O aplicativo Uber deixou de ser usado pelos servidores no dia 03 de setembro

Os servidores do Ministério da Economia passaram a utilizar a nova versão do serviço de transporte administrativo de servidores, o TáxiGov DF, desde o dia 03 de setembro. A previsão é que, até final de setembro, todos os órgãos da administração direta no Distrito Federal utilizem a nova versão do serviço.

O novo aplicativo TáxiGov DF está disponível para download na Play Store e Apple Store. Com a finalização do contrato anterior, o serviço na versão 3.0 passa a ser fornecido pela empresa Vip Service.

As principais novidades da nova versão são a avaliação obrigatória ao final da corrida (realizada pelo servidor no celular do motorista); a volta da prestação do serviço por meio de táxis (não mais de Uber); o ateste pelos gestores de unidade e setoriais dentro do sistema de gestão de corridas; e a possibilidade de solicitação, pelo gestor de unidade, de um veículo para um usuário da sua unidade.

O taxista terá até 15 minutos para comparecer ao local solicitado pelo servidor e aguardará o usuário por até 10 minutos. Não haverá necessidade de senha para o início e o fim da corrida. As corridas serão solicitadas via aplicativo mobile e plataforma web.

Economia de 65%

Criado em 2017, o TáxiGov é o serviço de transporte para servidores, empregados e colaboradores do Executivo Federal, em deslocamentos a serviço no Distrito Federal.

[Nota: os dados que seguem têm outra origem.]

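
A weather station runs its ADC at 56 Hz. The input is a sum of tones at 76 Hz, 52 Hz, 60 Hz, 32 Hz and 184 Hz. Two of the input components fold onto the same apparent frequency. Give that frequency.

fs/2 = 28 Hz.
76 Hz mod fs = 20 Hz.
20 Hz ≤ fs/2 = 28 Hz, appears at 20 Hz.
52 Hz > fs/2 = 28 Hz, folds to fs − 52 Hz = 4 Hz.
60 Hz mod fs = 4 Hz.
4 Hz ≤ fs/2 = 28 Hz, appears at 4 Hz.
32 Hz > fs/2 = 28 Hz, folds to fs − 32 Hz = 24 Hz.
184 Hz mod fs = 16 Hz.
16 Hz ≤ fs/2 = 28 Hz, appears at 16 Hz.
52 Hz and 60 Hz both map to 4 Hz.

4 Hz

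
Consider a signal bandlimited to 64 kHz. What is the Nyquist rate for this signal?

Nyquist rate = 2 × 64 kHz = 128 kHz.

128 kHz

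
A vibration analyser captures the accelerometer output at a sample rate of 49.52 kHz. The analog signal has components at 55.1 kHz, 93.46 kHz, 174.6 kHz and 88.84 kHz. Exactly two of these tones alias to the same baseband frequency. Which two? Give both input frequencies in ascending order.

55.1 kHz, 93.46 kHz

fs/2 = 24.76 kHz.
55.1 kHz mod fs = 5.58 kHz.
5.58 kHz ≤ fs/2 = 24.76 kHz, appears at 5.58 kHz.
93.46 kHz mod fs = 43.94 kHz.
43.94 kHz > fs/2 = 24.76 kHz, folds to fs − 43.94 kHz = 5.58 kHz.
174.6 kHz mod fs = 26.04 kHz.
26.04 kHz > fs/2 = 24.76 kHz, folds to fs − 26.04 kHz = 23.48 kHz.
88.84 kHz mod fs = 39.32 kHz.
39.32 kHz > fs/2 = 24.76 kHz, folds to fs − 39.32 kHz = 10.2 kHz.
55.1 kHz and 93.46 kHz both map to 5.58 kHz.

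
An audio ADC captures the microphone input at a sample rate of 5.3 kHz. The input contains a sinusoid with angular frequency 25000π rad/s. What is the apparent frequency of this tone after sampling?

ω = 25000π rad/s → f = ω/(2π) = 12500 Hz = 12.5 kHz.
12.5 kHz mod fs = 1.9 kHz.
1.9 kHz ≤ fs/2 = 2.65 kHz, appears at 1.9 kHz.

1.9 kHz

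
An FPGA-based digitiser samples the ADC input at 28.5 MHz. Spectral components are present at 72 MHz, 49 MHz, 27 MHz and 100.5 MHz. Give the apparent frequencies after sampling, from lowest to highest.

fs/2 = 14.25 MHz.
72 MHz mod fs = 15 MHz.
15 MHz > fs/2 = 14.25 MHz, folds to fs − 15 MHz = 13.5 MHz.
49 MHz mod fs = 20.5 MHz.
20.5 MHz > fs/2 = 14.25 MHz, folds to fs − 20.5 MHz = 8 MHz.
27 MHz > fs/2 = 14.25 MHz, folds to fs − 27 MHz = 1.5 MHz.
100.5 MHz mod fs = 15 MHz.
15 MHz > fs/2 = 14.25 MHz, folds to fs − 15 MHz = 13.5 MHz.
Distinct values: {1.5 MHz, 8 MHz, 13.5 MHz}.

1.5 MHz, 8 MHz, 13.5 MHz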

Desde a sua implantação, gerou uma economia de 65% em relação ao modelo anterior, que utilizava carros próprios ou alugados. Até o momento, mais de 17 mil servidores e colaboradores utilizaram o serviço, superando as 450 mil corridas. A avaliação é positiva: nota 4,9, de um máximo de cinco. O tempo médio de espera é de menos de seis minutos.

A iniciativa foi uma das vencedoras do 22º Concurso Inovação da Escola Nacional de Administração Pública (Enap), na categoria “Processos organizacionais no Poder Executivo Federal”. O prêmio foi entregue em agosto de 2018.